Moins d’herbicides, mais plus d’érosion
Grâce au travail du sol, l’usage des herbicides a considérablement baissé en Champagne depuis une dizaine d’années. Il s’agit donc d’un progrès environnemental indéniable, d’autant plus que les herbicides et leurs produits de dégradation sont parmi les polluants les plus retrouvés dans les captages d’eau potable et les sols.
Cette pratique améliore également la structure du sol et l’infiltration de l’eau lors de pluies courantes. La donne s’inverse toutefois lorsqu’on fait face à une pluie d’orage. Le travail du sol, en aérant et en retournant la terre, accentue en effet le phénomène de désolidarisation des agrégats du sol et donc l’érosion. Une vigne travaillée et non couverte ou non enherbée est alors très sensible aux ruissellements intenses, qui pourront facilement conduire à de l’érosion.
Les conséquences de l’érosion
L’érosion liée au travail du sol peut aussi entraîner des conséquences pour la commune. Les routes et chemins peuvent être encombrés par la terre et les fossés peuvent être bouchés, créant des risques pour la sécurité routière et des dépenses supplémentaires pour les collectivités ou les ASA, qui doivent assurer la bonne gestion de ces infrastructures.
Par ailleurs, les sédiments transportés par le ruissellement peuvent finir leur course dans des réseaux d’assainissement ou des cours d’eau, ce qui contribue à aggraver leur état. Ces sédiments transportent également souvent avec eux des produits phytosanitaires et leurs métabolites de dégradation, ce qui entraine une diffusion des polluants vers les milieux aquatiques.
Pour la sécurité civile et la protection de l’environnement, il est donc important que la terre des vignes reste à sa place.
Une solution : l’enherbement
Pour ce faire, l’enherbement des interrangs, mais également des tournières et bordures de parcelles est un allié précieux. Des modélisations montrent que des vignobles bien enherbés peuvent réduire le taux d’érosion jusqu’à 50 % par rapport à des sols nus. Il est donc conseillé de trouver l’équilibre adapté à la situation de chaque parcelle, en combinant travail du sol, enherbement et autres techniques de gestion et couverture du sol (paillages, couverts végétaux…), sans oublier d’adapter d’autres pratiques culturales de manière à garantir la production.
Un appel à plus de civisme est aussi sans doute nécessaire.

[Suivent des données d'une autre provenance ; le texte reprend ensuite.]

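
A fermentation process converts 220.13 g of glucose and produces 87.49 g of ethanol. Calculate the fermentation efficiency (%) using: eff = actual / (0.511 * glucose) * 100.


Fermentation efficiency = (actual / (0.511 * glucose)) * 100
= (87.49 / (0.511 * 220.13)) * 100
= 77.7783%

77.7783%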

Les exploitants sont fortement encouragés à entretenir les routes et fossés (balayage après le passage des machines, nettoyage des dépôts) afin de réduire au maximum les nuisances liées au travail du sol et à l’érosion.
Dans tous les cas, la solution passe par une gestion responsable individuelle, mais aussi collective, des impacts du travail du sol et de l’érosion.